Sekeras apapun mereka, bukan mustahil hatinya niscaya dapat tersentuh apabila disentuh dengan akidah Islam, dengan ijin Allah. Sebagai misal di zaman Nabi, adalah mantan preman Arab sekaliber Umar Bin Al-Khatab pun akhirnya menjadi pribadi mulia ketika menerima bimbingan Islam. Pun demikian di zaman sekarang ini, seperti halnya Anton Medan, saat mengisi sebuah acara bertajuk “neo demokrazi” di metrotv, Kamis malam (24/02), mantan preman ini mengungkapkan akhirnya ia memilih jalan hidup baru setelah mendapat teguran dari istrinya supaya bertobat saat di Nusa Kambangan.

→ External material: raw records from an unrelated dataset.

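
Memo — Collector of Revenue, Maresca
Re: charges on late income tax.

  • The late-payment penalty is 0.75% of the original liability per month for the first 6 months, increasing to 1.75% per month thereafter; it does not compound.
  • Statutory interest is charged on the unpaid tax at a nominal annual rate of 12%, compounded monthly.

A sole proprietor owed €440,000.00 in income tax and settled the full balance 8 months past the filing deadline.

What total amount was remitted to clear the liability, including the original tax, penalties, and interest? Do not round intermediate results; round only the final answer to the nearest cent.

Penalty, months 1–6: 6 × 0.75% × €440,000.00 = €19,800.00
Penalty, months 7–8: 2 × 1.75% × €440,000.00 = €15,400.00
Interest (12%/yr ÷ 12 = 1%/month): €440,000.00 × ((1 + 0.01)^8 − 1) = €36,456.9505…
Total = €440,000.00 + €35,200.0000 + €36,456.9505… = €511,656.95

€511,656.95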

Pula beberapa teman dari penulis yang Alhamdulillah telah meninggalkan dunia hitam tersebut.

Namun, sejatinya negaralah yang memiliki peran sentral dalam menanggulangi premanisme. Sistem sekulerisme-demokrasi seharusnya sudah tidak dijadikan lagi sebagai pedoman. Premanisme merupakan problem sistemik, maka perlu solusi sistemik yakni bagaimana Negara harus menciptakan situasi politik, ekonomi, sosial, budaya yang kondusif, yang tidak memicu lahirnya premanisme.

Diantaranya ialah menciptakan lapangan pekerjaan yang merata, membangun sistem pendidikan yang berbasis keimanan, menerapkan sistem peradilan peradilan yang eleghant agar dapat menekan angka kejahatan dan premanisme, dst. Semua itu dapat terlaksana jika negara mau untuk untuk menerapkan syariah Islam secara kaffah dalam bingkai khilafah. Jika tidak mau, maka harus ganti rezim dan ganti sistem. Wallahu a’lam.


Tidak ada komentar

Diberdayakan oleh Blogger.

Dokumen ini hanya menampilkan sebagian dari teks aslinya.